Joachim Rukwied, Präsident des Deutschen Bauernverbandes, erklärt enttäuscht: „Eine extrem nasse Witterung von Herbst bis Frühsommer, fehlende Sonne und schließlich immer wieder Niederschläge zur Erntezeit, die die Mähdrescher häufig ausbremsten – all das hat unsere Bauern in diesem Jahr vor enorme Herausforderungen gestellt. Hinzu kommen teilweise Frostschäden zur Blütezeit bei Raps sowie im Obst- und Weinbau.“
Dies alles seien die „deutlich spürbaren Auswirkungen des Klimawandels“ und Ergebnisse „verfehlter gesetzgeberischer Vorgaben“, so Rukwied: „Um Erträge und Qualitäten auch in Zukunft zu sichern, müssen praxisferne und nicht-praktikable Vorgaben gestrichen werden! Es kann nicht sein, dass Qualitätsweizen nachgefragt wird, wir Landwirte aber aufgrund immer neuer Vorschriften – etwa bei der Düngung – nur noch Futterweizen erzeugen können.“
„Effektiver Pflanzenschutz ist Voraussetzung für gesunde Lebensmittel“
Auch die zunehmenden Einschränkungen beim Pflanzenschutz verschärfen nach Ansicht von DBV-Präsident Rukwied den Ertrags- und Qualitätsrückgang bei Getreide und Raps: „Insbesondere der starke Infektionsdruck bei Pilzkrankheiten in dieser Saison zeigt, wie wichtig es ist, Pflanzen schützen zu können. Effektiver Pflanzenschutz ist eine zwingende Voraussetzung für sichere und gesunde Lebensmittel. Das sogenannte 'Zukunftsprogramm' Pflanzenschutz bietet keine Lösungen für die Herausforderungen, vor denen wir im Ackerbau stehen! Wir brauchen dringend eine Neuausrichtung in der Pflanzenschutzpolitik.“
Herbstkulturen könnten vom Wetter profitieren
Die Herbstkulturen wie Zuckerrüben, Mais, Kartoffeln sowie Gemüse konnten größtenteils von den Niederschlägen profitieren. Insbesondere die Kartoffeln leiden jedoch stark unter Kraut- und Knollenfäule. Aber auch bei den Zuckerrüben treten neue Krankheiten wie Stolbur oder das Syndrome Basses Richesses (SBR) vermehrt auf. Im Obstbau sind erhebliche Schäden vor allem durch Spätfröste zu verzeichnen und auch hier sorgen Restriktionen beim Pflanzenschutz sowie der Mindestlohn für eine schwierige Gesamtsituation. Beim Wein wird nach ersten Schätzungen über die Anbaugebiete hinweg ebenfalls eine unterdurchschnittliche Menge erwartet.

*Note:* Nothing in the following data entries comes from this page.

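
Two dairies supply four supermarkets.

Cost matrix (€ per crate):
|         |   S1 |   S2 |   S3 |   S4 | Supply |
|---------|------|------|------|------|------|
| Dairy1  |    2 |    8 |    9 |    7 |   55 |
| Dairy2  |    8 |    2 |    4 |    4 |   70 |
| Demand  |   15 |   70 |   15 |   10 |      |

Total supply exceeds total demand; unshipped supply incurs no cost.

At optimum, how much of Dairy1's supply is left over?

An optimal plan:
  Dairy1 to S1: 15 × €2 = €30
  Dairy1 to S3: 15 × €9 = €135
  Dairy1 to S4: 10 × €7 = €70
  Dairy2 to S2: 70 × €2 = €140
Total cost = €375.
Dairy1 ships 40 of its 55, leaving 15.

15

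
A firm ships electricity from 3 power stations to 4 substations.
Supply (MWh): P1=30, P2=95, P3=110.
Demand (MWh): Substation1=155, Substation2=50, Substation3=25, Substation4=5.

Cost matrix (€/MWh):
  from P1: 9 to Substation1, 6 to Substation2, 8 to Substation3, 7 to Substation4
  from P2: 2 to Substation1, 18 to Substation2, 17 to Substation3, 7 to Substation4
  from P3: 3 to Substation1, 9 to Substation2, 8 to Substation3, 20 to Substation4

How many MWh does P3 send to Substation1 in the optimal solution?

65

Optimal shipments:
  P1->Substation2: 30 × €6 = €180
  P2->Substation1: 90 × €2 = €180
  P2->Substation4: 5 × €7 = €35
  P3->Substation1: 65 × €3 = €195
  P3->Substation2: 20 × €9 = €180
  P3->Substation3: 25 × €8 = €200
Total cost = €970.
So P3→Substation1 carries 65 MWh.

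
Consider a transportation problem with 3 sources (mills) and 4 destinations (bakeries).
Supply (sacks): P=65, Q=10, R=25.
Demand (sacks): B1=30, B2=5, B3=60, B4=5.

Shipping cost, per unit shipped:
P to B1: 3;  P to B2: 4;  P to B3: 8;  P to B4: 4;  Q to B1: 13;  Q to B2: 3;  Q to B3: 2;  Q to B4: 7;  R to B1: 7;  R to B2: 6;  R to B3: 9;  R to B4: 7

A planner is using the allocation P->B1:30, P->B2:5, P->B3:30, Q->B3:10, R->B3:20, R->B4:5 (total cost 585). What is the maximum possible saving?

Current plan cost = 30·3 + 5·4 + 30·8 + 10·2 + 20·9 + 5·7 = 585.
Optimal plan:
  P->B1: 30 × 3 = 90
  P->B2: 5 × 4 = 20
  P->B3: 25 × 8 = 200
  P->B4: 5 × 4 = 20
  Q->B3: 10 × 2 = 20
  R->B3: 25 × 9 = 225
Optimal cost = 575.
Saving = 585 − 575 = 10.

10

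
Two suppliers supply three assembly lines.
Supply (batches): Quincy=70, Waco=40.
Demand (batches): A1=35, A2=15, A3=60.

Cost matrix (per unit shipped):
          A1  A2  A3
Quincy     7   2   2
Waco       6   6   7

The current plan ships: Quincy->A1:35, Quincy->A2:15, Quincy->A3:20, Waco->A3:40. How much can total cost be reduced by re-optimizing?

215

Current plan cost = 35·7 + 15·2 + 20·2 + 40·7 = 595.
Optimal plan:
  Quincy to A2: 10 batches
  Quincy to A3: 60 batches
  Waco to A1: 35 batches
  Waco to A2: 5 batches
Optimal cost = 380.
Saving = 595 − 380 = 215.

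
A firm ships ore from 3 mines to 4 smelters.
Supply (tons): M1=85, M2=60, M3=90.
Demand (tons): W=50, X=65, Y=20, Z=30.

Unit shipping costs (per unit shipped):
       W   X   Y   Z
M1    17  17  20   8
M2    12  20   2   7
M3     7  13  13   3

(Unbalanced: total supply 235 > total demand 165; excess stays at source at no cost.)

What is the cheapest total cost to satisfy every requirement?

1545

An optimal shipping plan:
  M1→X: 55 × 17 = 935
  M2→Y: 20 × 2 = 40
  M3→W: 50 × 7 = 350
  M3→X: 10 × 13 = 130
  M3→Z: 30 × 3 = 90
Total = 935 + 40 + 350 + 130 + 90 = 1545.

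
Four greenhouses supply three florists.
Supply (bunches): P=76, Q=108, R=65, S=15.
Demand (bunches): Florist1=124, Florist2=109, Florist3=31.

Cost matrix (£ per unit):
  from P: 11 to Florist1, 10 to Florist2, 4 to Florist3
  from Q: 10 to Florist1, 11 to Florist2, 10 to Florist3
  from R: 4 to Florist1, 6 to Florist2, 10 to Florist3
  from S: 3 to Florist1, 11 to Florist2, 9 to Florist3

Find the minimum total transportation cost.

2023

An optimal shipping plan:
  P->Florist2: 45 × £10 = £450
  P->Florist3: 31 × £4 = £124
  Q->Florist1: 44 × £10 = £440
  Q->Florist2: 64 × £11 = £704
  R->Florist1: 65 × £4 = £260
  S->Florist1: 15 × £3 = £45
Total = 450 + 124 + 440 + 704 + 260 + 45 = £2023.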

Weiteres Problem: „Extremer Preisverfall“
Besonders kritisch sieht Rukwied die derzeitige Marktlage: „Der extreme Preisverfall insbesondere an den Getreidemärkten stellt uns Landwirte vor enorme Probleme. In Verbindung mit den hohen Betriebsmittelkosten ist ein wirtschaftlicher Getreideanbau in Deutschland bei dem aktuellen Preisniveau kaum noch möglich!“
Laut Rukwied würden die zahlreichen politischen und gesetzgeberischen Hürden, die den Betrieben in den vergangenen Jahren in den Weg gestellt wurden, die Wettbewerbsfähigkeit der heimischen Landwirtschaft zusätzlich einschränken. Hier brauche es dringend ein wirksames Programm zur Wiederherstellung der Wettbewerbsfähigkeit, so Rukwied.
Der DBV-Erntebericht ist eine Hochrechnung und basiert auf Meldungen aus den 18 Landesbauernverbänden über die tatsächlich geernteten Flächen und erzielten Erträge.